In vintage racing today, cars that have a real historical racing pedigree are slowly being parked due to the gradual appreciation of their value. These survivors from the golden age of sports car racing have now been largely replaced by replicas, reproductions, and newly-built “vintage” cars.
This 1968 Corvette had been parked in a museum for more than twenty years. The car has a unique history and fifty years worth of documentation to back it up. It was once used by GM in the development of their racing dry sump system; it has evidence of eleven trips to the SCCA National Championships and several Trans-Am entries. Sponsored by the Mecca oil company, it is known widely as the “Mecca” Corvette. It received its SVRA gold medallion just before it was retired and museum bound.
Colby Hillman of Columbus, Ohio, bought the car from the museum with the intention of putting it back where it belongs ? on a race track. He contracted Duntov Motor Company to restore race prepare the car, and to bring it in line with the current state of vintage rules and competition. The restoration was finished in October 2017, but didn’t make its debut until the SVRA National Championships at the Circuit of the Americas in November 2018.
Colby took the freshly restored car and immediately ran in the top half of the most competitive big bore production field found in the US. The goal of the weekend was for Colby to get some seat time, fix any teething issues that might come up, and find enough pace to compete for the Group 6 Endurance National Championship. The Enduro started Sunday morning at 8 AM.

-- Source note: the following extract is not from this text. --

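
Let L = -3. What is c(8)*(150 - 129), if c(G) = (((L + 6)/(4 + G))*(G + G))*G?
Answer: 672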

It had rained the night before, so the track was wet for the start of the race. Despite the Porsche friendly conditions, Colby managed to pick up a spot in the first few laps. With several cars littering the edges of the track, Colby anticipated a full course yellow and decided to bring it into the pits for the mandatory five-minute pit stop. In these enduros, it’s always a gamble to come in early. If a full course yellow flies after you have completed your stop, you are almost guaranteed to lose a lap to those who waited and pitted under yellow. In this case, the Chief Steward decided to leave the cars by the side of the track, and race continued under green flag conditions. Fortunately, it remained under green for the rest of the race.
The crew topped off the tank and the pit stop was an almost perfect 5 minutes and 3 seconds. Edward Sevadjian drove the second stint, and because the Mecca Corvette was the first car to stop, Edward rejoined the race in 36th place with 17 laps to go. The Mecca car ran flawlessly, and on lap 20, it passed the Group 6 leading Corvette. By the end of the race it had lapped every other car in the race, with the exception of a Formula 1 Brabham, which had inexplicably been slotted to run with the production cars.
In two years time, Colby Hillman and Duntov Motor Company took a static display museum car and turned it into a National Champion.